The visitors, however, were not about to go away. They got on the scoreboard with 17 seconds remaining in the half thanks to an 85-yard, 15-play drive capped by Jake Kramer’s 4-yard touchdown carry.
East Hampton kicked off to begin the second half, the receiver fumbled, Pax Minardi jarred the ball loose, and Ronick recovered at West Islip’s 22. But what seemed to be a big break quickly vanished when a first-down floater tossed by Ball, who had been chased, wound up in the hands of his opposite number, T.J. Sonnenberg, at the 18. Sonnenberg ran the ball back to his team’s 41, and the visitors went on from there, Kramer toting the ball primarily before Sonnenberg hit Conor Kenefick with a second-and-goal touchdown pass from the 5. That TD tied things up at 14-14, and served notice that the battle had been joined.

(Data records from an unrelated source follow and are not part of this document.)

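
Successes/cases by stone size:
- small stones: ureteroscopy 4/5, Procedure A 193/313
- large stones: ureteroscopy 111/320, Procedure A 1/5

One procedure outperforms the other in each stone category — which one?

ureteroscopy

Small stones: ureteroscopy 4/5 = 80.0%, Procedure A 193/313 = 61.7% → ureteroscopy
Large stones: ureteroscopy 111/320 = 34.7%, Procedure A 1/5 = 20.0% → ureteroscopy
Ureteroscopy has the higher rate in both groups.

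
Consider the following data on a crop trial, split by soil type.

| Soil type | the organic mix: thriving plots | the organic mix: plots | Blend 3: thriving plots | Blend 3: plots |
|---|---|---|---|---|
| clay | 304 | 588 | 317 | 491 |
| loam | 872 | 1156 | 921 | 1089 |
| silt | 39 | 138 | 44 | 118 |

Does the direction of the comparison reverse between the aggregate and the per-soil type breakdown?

No

Clay: the organic mix 304/588 = 51.7%, Blend 3 317/491 = 64.6% → Blend 3
Loam: the organic mix 872/1156 = 75.4%, Blend 3 921/1089 = 84.6% → Blend 3
Silt: the organic mix 39/138 = 28.3%, Blend 3 44/118 = 37.3% → Blend 3
Overall: the organic mix 1215/1882 = 64.6%, Blend 3 1282/1698 = 75.5% → Blend 3
Blend 3 wins overall and in every soil group — no reversal.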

East Hampton needed a big play, and Kuplins obliged, fielding the kick-off moments later at the 15 and running it back all the way, to the delight of his coaches, teammates and the sizable hometown crowd.
The 21-14 lead didn’t last long, however — the Lions replied with a 62-yard, eight-play scoring drive of their own, Sonnenberg’s 8-yard pass for Jovan Brewster in Bonac’s end zone capping it.
Then things began to go a bit south insofar as East Hampton was concerned. A rare fumble by Davis that West Islip recovered at East Hampton’s 36-yard line near the end of the third period led, following another staunch Bonac first-and-goal stand, to a 24-yard field goal by Kenefick that treated the visitors to their first lead of the afternoon, at 24-21, with 9 minutes left in the game.
Davis quickly atoned. A 44-yard touchdown run of his with five-and-a-half minutes left wrested the lead back at 28-24. But a minute later, the cheering that had greeted the Bridgehampton senior’s determined dash through would-be tacklers gave way to stunned silence in the wake of the aforementioned 5-yard screen pass to Kramer, who, behind the Lions’ offensive linemen, who had been released, ran 65 yards for the touchdown that ate Bonac’s dreams.
There were still four-and-a-half minutes remaining, but East Hampton could get nothing going, turning the ball over about three minutes later at midfield following a wobbly, partially-blocked fourth-down pass that Dunchick couldn’t corral at the visitors’ 40, after which Sonnenberg and his fellow Lions ran the clock down in the 31-28 victory.
West Islip’s win improved its record to 5-1 and dropped East Hampton to 4-2. East Hampton head coach Joe McKee said in the postgame huddle that they might well see West Islip again in the postseason.
“There’s a lot of the season left, you can’t fold now. Keep your heads up."